Whitaker continued with the paper until mid-1971 when he took on additional teaching assignments while working on his doctoral dissertation, "Warren G. Harding and the Press." He received his Ph.D. in Mass Communication in June 1972, then returned to San Jose to teach at San Jose State. He worked part-time as a reporter for the San Jose Mercury-News from 1972-73 and 1976-77. He contributed news analysis articles to the Athens Messenger while in Cairo, and was an associate producer with a family-owned video production company in San Jose as a writer, photographer and consultant from 1974-86.

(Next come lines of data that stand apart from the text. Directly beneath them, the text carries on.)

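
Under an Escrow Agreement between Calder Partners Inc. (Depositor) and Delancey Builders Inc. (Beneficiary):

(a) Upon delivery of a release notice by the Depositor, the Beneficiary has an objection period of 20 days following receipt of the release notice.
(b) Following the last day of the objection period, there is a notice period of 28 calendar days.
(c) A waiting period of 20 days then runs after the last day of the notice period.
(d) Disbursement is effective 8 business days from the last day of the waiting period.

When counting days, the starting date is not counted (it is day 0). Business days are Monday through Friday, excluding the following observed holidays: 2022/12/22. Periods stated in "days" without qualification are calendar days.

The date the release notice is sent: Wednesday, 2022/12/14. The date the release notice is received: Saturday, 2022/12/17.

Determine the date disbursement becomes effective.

The last day of the objection period: 2022/12/17 + 20 days = 2023/01/06.
Adding 28 calendar days to 2023/01/06 gives 2023/02/03, which is the last day of the notice period.
The last day of the waiting period: 2023/02/03 + 20 days = 2023/02/23.
The date disbursement becomes effective: 8 business days after Thursday, 2023/02/23, skipping weekends — Feb 24, Feb 27, Feb 28, Mar 1, Mar 2, Mar 3, Mar 6, Mar 7 — lands on Tuesday, 2023/03/07.

2023/03/07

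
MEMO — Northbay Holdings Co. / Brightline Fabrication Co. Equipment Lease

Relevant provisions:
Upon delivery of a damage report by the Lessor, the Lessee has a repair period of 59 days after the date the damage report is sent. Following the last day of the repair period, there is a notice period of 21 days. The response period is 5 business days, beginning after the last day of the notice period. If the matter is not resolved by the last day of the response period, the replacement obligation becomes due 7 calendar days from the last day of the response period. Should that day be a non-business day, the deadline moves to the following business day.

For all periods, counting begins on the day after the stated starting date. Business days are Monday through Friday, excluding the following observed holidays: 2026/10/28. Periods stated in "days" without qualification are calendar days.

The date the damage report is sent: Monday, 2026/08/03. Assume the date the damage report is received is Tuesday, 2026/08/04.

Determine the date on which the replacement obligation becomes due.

2026/11/06

The last day of the repair period: 2026/08/03 + 59 days = 2026/10/01.
The last day of the notice period: 2026/10/01 + 21 days = 2026/10/22.
The last day of the response period: 5 business days after Thursday, 2026/10/22, skipping weekends and the listed holiday on Oct 28 — Oct 23, Oct 26, Oct 27, Oct 29, Oct 30 — lands on Friday, 2026/10/30.
The date on which the replacement obligation becomes due: 7 calendar days after 2026/10/30 is 2026/11/06. 2026/11/06 is a Friday and is not a listed holiday, so no roll-forward applies.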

Whitaker served with the U. S. Naval Reserve, beginning with two years of active duty with the Navy after high school aboard the USS Pictor, where he made two trips to the Far East in 1959 and 1960. He received an honorable discharge in 1964 as a Quartermaster third class. Commissioned in 1974 as a Lieutenant (j.g.), public affairs, he was affiliated with Reserve units in San Francisco; Kansas City, Mo.; Buffalo, N.Y.; Erie, Pa.; and New York City, and participated in public affairs training duty in San Francisco, Philadelphia, Washington, Boston, Indianapolis, Norfolk, New York City and at sea. He was the public affairs officer aboard the helicopter assault ship USS Nassau when the first Pentagon press pool was mobilized for an exercise off Honduras in 1985. He retired as a Commander in December 1994.

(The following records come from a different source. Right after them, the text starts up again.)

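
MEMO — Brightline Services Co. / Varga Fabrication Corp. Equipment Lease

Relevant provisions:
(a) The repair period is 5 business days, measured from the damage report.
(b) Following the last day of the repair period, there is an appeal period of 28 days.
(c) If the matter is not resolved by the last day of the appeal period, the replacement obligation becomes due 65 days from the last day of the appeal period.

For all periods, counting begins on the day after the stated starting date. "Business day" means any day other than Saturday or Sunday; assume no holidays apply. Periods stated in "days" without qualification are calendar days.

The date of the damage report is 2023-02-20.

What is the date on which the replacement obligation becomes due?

The last day of the repair period: counting 5 business days from Monday, 2023-02-20 (Feb 21, Feb 22, Feb 23, Feb 24, Feb 27, skipping weekends) reaches Monday, 2023-02-27.
The last day of the appeal period: 28 calendar days after 2023-02-27 is 2023-03-27.
The date on which the replacement obligation becomes due: 65 calendar days after 2023-03-27 is 2023-05-31.

2023-05-31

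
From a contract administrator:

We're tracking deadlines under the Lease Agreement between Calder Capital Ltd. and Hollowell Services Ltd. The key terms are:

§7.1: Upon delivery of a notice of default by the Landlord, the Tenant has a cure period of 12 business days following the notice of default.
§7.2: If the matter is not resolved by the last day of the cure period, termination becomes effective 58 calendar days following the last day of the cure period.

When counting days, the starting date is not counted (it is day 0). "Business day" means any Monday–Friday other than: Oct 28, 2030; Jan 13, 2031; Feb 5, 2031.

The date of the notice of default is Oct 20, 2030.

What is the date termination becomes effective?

Jan 3, 2031

From Sunday, Oct 20, 2030, 12 business days (Oct 21, Oct 22, Oct 23, Oct 24, …, Nov 4, Nov 5, Nov 6, skipping weekends and the listed holiday on Oct 28) brings us to Wednesday, Nov 6, 2030, which is the last day of the cure period.
The date termination becomes effective: Nov 6, 2030 + 58 days = Jan 3, 2031.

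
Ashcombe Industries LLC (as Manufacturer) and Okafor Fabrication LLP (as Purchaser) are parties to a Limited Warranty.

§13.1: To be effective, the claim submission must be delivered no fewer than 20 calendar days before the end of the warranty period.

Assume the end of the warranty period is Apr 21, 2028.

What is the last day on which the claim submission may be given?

Apr 1, 2028

Counting back 20 calendar days from Apr 21, 2028 gives Apr 1, 2028.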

In addition to his text on media writing, he has published articles in the Encyclopedia of New York State, History of the Mass Media in the United States, Journalism Quarterly, Journalism History, Middle East Review and Northwest Ohio Quarterly, and contributed book reviews to Journalism Quarterly, Journalism History and Public Relations Review. A past member of the history and radio-TV divisions of the Association for Education in Journalism and Mass Communication, he presented four papers at the national conventions. Articles he wrote for the Navy have appeared in such diverse publications as The Curator, U.S. Navy Medicine and the Naval Reservist News. He was a member of the Foreign Press Club in Cairo, Egypt, and has served on the boards of directors of the Buffalo chapter of the Society of Professional Journalists, the Buffalo-Western New York Council for International Visitors and the Western New York Bed and Breakfast Association.
Whitaker is married to the former Ramona Pando Kinser and has two children: Christina, of Columbia, Md., and Christopher, who owns a computer software consulting firm, DesignStream, in Singapore. Since 1990, he and his wife have owned and operated a bed and breakfast inn in their home, (www.beaufleuve.com) a restored Queen Anne Victorian built in 1881.

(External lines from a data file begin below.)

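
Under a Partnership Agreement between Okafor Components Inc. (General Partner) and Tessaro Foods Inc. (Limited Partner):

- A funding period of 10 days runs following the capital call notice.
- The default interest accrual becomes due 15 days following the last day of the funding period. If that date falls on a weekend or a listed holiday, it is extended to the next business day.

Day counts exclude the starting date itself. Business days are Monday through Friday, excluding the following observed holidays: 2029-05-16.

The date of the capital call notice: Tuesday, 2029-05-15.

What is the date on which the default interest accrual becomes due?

Adding 10 calendar days to 2029-05-15 gives 2029-05-25, which is the last day of the funding period.
The date on which the default interest accrual becomes due: 15 calendar days after 2029-05-25 is 2029-06-09. That falls on a Saturday, so it rolls to the next business day, Monday, 2029-06-11.

2029-06-11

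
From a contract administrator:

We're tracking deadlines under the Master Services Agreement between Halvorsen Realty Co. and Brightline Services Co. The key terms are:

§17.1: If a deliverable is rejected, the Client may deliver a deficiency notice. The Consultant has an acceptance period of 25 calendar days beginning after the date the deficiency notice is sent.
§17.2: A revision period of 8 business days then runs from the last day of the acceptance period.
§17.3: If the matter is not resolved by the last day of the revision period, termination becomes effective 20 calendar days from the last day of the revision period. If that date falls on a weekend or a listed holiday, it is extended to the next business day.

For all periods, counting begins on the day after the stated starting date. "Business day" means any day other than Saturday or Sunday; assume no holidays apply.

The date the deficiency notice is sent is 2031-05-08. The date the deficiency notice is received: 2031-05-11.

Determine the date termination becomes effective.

The last day of the acceptance period: 25 calendar days after 2031-05-08 is 2031-06-02.
The last day of the revision period: counting 8 business days from Monday, 2031-06-02 (Jun 3, Jun 4, Jun 5, Jun 6, Jun 9, Jun 10, Jun 11, Jun 12, skipping weekends) reaches Thursday, 2031-06-12.
Adding 20 calendar days to 2031-06-12 gives 2031-07-02, which is the date termination becomes effective. 2031-07-02 is a Wednesday, so no roll-forward applies.

2031-07-02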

In praising Whitaker for his service, Department Chair Smith noted, "Only a few years before retirement, Rik retooled himself and led the Communication Department to face the new technological demands and opportunities associated with the Internet, websites, on-line video and other forms of what we call converged media. He developed our Communication Technology course and our Online News Reporting Course.
"The legacy that Rik Whitaker leaves us is one of service, consistency, high energy, higher standards, and most particularly, the vision of the highest possible professionalism that we can model in ourselves and mold in our students."